Why did CFDS cite Medicaid rates as the reason for the closure?

CEO Gregory Sorrentino stated publicly that CFDS was operating with an 18-year-old reimbursement rate and estimated a provider salary gap of roughly 25% against competitors. Article 16 clinic psychiatry is reimbursed under CMS-approved State Plan authority using DOH Article 28 freestanding clinic weights, a structure that has not kept pace with a national market where BLS reported a 2024 median psychiatrist wage of $269,120. KFF’s November 2025 Medicaid budget survey shows behavioral health rate increases are slowing further, with only about a quarter of states planning outpatient behavioral rate bumps in FY 2026.

How severe is the national psychiatrist shortage that contributed to this?

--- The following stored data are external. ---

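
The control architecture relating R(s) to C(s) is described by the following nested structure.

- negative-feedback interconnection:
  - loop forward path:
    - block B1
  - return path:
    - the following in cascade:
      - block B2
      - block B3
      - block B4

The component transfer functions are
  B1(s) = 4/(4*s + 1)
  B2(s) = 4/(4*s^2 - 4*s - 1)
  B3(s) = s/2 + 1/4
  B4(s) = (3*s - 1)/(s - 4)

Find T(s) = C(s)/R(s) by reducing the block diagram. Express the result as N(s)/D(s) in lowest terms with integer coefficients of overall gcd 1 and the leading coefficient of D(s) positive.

[1] reduce the series chain B2, B3, B4 = (6*s^2 + s - 1)/(4*s^3 - 20*s^2 + 15*s + 4)
[2] apply the feedback formula to B1, (B2*B3*B4), giving the overall T(s)

Therefore the answer is (16*s^3 - 80*s^2 + 60*s + 16)/(16*s^4 - 76*s^3 + 64*s^2 + 35*s).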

HRSA’s State of the Behavioral Health Workforce, 2025 projects substantial shortages across behavioral health occupations through 2038 and notes that maldistribution of the workforce is a major limiting factor to access. As of December 2, 2025, the National Governors Association reports 40% of the U.S. Population, roughly 137 million people, lives in a Mental Health Professional Shortage Area, up from about 122 million a year earlier per Becker’s. Psychiatrists trained specifically in developmental disabilities are a much smaller subspecialty within that broader gap.

What should behavioral health operators do to avoid a similar forced closure?

Three actions. First, benchmark prescriber compensation against current national telehealth wages, not internal historical bands; if the gap runs above 20%, escalate to the board. Second, identify and mitigate single-clinician dependencies where one prescriber’s panel represents material census risk. Third, build a documented closure and continuity-of-care protocol aligned with The Joint Commission or CARF standards, CMS conditions of participation, and state licensing authority expectations, including discharge summaries, medication lists, warm handoffs, and coordination with the local mental health authority before you need it.